An article in International Migration Review by Louise Caron and Mathieu Ichou (Institut National d’Etudes Démographiques, INED) refines the understanding of the role of unemployment at one’s destination on remigration behaviours. The authors used linked-census longitudinal data from 1971 to 2011 in England and Wales (ONS Longitudinal Study) and restricted it to foreign-born individuals. They combined this data with internationally harmonised information on educational attainment distributions in the population of migrants’ birth countries (the Barro-Lee dataset). With the combination of these datasets, they constructed a direct measure of migrants’ initial selection that compares their educational attainment with similar counterparts (same-sex and same-age) within their origin country. This relative educational attainment measure places migrants in the educational position they held in the origin country’s hierarchy. They argue that it is both a good indicator of migrants’ skills and partly captures their pre-migration expectations that are crucial in shaping decisions to remigrate. Then, they indirectly measured migrants’ remigration from England and Wales through census net attrition: individuals who disappear from two consecutive censuses without being recorded as dead are considered to have left.

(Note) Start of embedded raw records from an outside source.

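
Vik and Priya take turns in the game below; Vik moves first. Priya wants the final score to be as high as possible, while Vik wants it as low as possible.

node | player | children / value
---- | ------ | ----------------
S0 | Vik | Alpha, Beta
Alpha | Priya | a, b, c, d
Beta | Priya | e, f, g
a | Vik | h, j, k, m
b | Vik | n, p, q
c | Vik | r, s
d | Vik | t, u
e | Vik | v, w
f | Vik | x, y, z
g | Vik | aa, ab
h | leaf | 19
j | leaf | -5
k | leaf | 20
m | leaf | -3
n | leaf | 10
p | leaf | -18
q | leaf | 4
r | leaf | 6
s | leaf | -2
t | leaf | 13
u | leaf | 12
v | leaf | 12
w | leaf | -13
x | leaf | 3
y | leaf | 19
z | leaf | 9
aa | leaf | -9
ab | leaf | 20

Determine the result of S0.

3

a (Vik): min(19, -5, 20, -3) = -5
b (Vik): min(10, -18, 4) = -18
c (Vik): min(6, -2) = -2
d (Vik): min(13, 12) = 12
Alpha (Priya): max(-5, -18, -2, 12) = 12
e (Vik): min(12, -13) = -13
f (Vik): min(3, 19, 9) = 3
g (Vik): min(-9, 20) = -9
Beta (Priya): max(-13, 3, -9) = 3
S0 (Vik): min(12, 3) = 3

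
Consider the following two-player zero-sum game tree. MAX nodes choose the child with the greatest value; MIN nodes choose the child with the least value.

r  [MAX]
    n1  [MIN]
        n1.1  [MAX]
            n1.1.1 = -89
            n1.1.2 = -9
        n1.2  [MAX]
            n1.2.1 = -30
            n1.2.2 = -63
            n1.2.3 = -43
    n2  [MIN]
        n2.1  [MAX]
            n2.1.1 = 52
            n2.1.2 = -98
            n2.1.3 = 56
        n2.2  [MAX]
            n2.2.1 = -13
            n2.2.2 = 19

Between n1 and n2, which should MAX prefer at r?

n2

n1.1 (MAX): max(-89, -9) = -9
n1.2 (MAX): max(-30, -63, -43) = -30
n1 (MIN): min(-9, -30) = -30
n2.1 (MAX): max(52, -98, 56) = 56
n2.2 (MAX): max(-13, 19) = 19
n2 (MIN): min(56, 19) = 19
MAX prefers the higher value; n1=-30, n2=19. n2 is better since 19 > -30.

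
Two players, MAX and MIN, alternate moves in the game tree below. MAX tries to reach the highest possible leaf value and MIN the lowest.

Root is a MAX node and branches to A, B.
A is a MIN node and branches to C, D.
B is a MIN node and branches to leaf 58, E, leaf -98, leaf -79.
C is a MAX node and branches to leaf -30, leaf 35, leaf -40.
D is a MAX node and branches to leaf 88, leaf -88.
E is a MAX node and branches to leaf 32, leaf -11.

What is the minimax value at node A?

35

C (MAX): max(-30, 35, -40) = 35
D (MAX): max(88, -88) = 88
A (MIN): min(35, 88) = 35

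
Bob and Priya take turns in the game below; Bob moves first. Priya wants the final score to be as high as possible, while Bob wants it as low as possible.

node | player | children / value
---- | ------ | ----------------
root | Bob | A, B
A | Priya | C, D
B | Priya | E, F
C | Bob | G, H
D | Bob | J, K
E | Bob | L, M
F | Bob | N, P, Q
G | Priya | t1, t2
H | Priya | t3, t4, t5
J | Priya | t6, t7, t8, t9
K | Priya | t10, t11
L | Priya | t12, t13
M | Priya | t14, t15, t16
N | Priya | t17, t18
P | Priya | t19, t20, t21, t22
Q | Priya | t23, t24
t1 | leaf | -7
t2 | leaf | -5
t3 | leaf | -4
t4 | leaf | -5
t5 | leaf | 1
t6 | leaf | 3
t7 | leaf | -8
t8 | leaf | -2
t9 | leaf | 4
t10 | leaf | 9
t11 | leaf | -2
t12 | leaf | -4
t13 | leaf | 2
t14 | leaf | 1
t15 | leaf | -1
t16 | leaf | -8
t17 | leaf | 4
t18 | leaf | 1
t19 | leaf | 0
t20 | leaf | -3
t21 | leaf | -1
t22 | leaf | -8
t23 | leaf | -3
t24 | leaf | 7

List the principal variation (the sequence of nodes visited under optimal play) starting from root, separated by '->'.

G (Priya): max(-7, -5) = -5
H (Priya): max(-4, -5, 1) = 1
C (Bob): min(-5, 1) = -5
J (Priya): max(3, -8, -2, 4) = 4
K (Priya): max(9, -2) = 9
D (Bob): min(4, 9) = 4
A (Priya): max(-5, 4) = 4
L (Priya): max(-4, 2) = 2
M (Priya): max(1, -1, -8) = 1
E (Bob): min(2, 1) = 1
N (Priya): max(4, 1) = 4
P (Priya): max(0, -3, -1, -8) = 0
Q (Priya): max(-3, 7) = 7
F (Bob): min(4, 0, 7) = 0
B (Priya): max(1, 0) = 1
root (Bob): min(4, 1) = 1
At root, Bob picks B (lowest: 1).
At B, Priya picks E (highest: 1).
At E, Bob picks M (lowest: 1).
At M, Priya picks t14 (highest: 1).
Terminal value 1.

root -> B -> E -> M -> t14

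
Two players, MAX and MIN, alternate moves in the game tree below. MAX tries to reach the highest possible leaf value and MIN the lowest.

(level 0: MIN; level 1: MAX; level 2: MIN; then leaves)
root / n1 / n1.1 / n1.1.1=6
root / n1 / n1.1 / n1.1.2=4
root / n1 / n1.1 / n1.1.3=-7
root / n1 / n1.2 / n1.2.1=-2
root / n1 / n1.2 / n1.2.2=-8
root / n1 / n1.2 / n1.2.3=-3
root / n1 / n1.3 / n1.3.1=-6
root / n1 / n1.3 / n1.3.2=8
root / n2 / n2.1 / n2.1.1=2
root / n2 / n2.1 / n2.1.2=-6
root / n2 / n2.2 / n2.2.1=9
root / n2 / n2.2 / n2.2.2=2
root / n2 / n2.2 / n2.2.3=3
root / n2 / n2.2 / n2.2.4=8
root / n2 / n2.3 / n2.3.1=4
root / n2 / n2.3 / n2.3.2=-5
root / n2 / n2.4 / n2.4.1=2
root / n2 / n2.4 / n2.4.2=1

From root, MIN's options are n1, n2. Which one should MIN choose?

n1.1 (MIN): min(6, 4, -7) = -7
n1.2 (MIN): min(-2, -8, -3) = -8
n1.3 (MIN): min(-6, 8) = -6
n1 (MAX): max(-7, -8, -6) = -6
n2.1 (MIN): min(2, -6) = -6
n2.2 (MIN): min(9, 2, 3, 8) = 2
n2.3 (MIN): min(4, -5) = -5
n2.4 (MIN): min(2, 1) = 1
n2 (MAX): max(-6, 2, -5, 1) = 2
root (MIN): min(-6, 2) = -6
MIN at root wants the lowest of {n1=-6, n2=2}, so chooses n1.

n1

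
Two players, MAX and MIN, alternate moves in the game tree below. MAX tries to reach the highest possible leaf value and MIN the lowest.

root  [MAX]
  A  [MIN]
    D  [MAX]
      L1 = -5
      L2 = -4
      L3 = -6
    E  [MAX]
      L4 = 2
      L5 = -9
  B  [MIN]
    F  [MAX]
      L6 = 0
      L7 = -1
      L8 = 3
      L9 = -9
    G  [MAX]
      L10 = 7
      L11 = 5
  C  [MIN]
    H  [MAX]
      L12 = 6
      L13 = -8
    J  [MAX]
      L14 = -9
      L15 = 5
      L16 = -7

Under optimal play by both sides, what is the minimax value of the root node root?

D (MAX): max(-5, -4, -6) = -4
E (MAX): max(2, -9) = 2
A (MIN): min(-4, 2) = -4
F (MAX): max(0, -1, 3, -9) = 3
G (MAX): max(7, 5) = 7
B (MIN): min(3, 7) = 3
H (MAX): max(6, -8) = 6
J (MAX): max(-9, 5, -7) = 5
C (MIN): min(6, 5) = 5
root (MAX): max(-4, 3, 5) = 5

5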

The results show that the effect of access to employment on migrants’ remigration is not the same for all migrants, but depends on their initial educational selection from the origin country. Concretely, migrants who do not have a job (unemployed or inactive) are on average more likely to remigrate, but this effect is significantly larger among migrants who were initially more positively selected in terms of educational attainment. This is especially true among male and recent migrants.

This finding suggests that remigration is driven not only by migrants’ absolute level of economic integration in the destination country, but also results from a broader expectations-achievement mismatch among initially highly selected migrants who find themselves in an unfavourable labour market situation in the host country, while their relative position in their country of origin made them expect better socio-economic outcomes. In addition to this ‘unfulfilled expectations’ interpretation, other mechanisms could also play a role. In particular, highly selected migrants may be more likely to remigrate because they expect to have better job opportunities or higher economic returns on their skills in another country.

The study helps to better understand the phenomenon of remigration by providing new empirical insights on the heterogeneous effect of migrants’ access to employment in their destination country in their decision to eventually leave – either temporarily or permanently.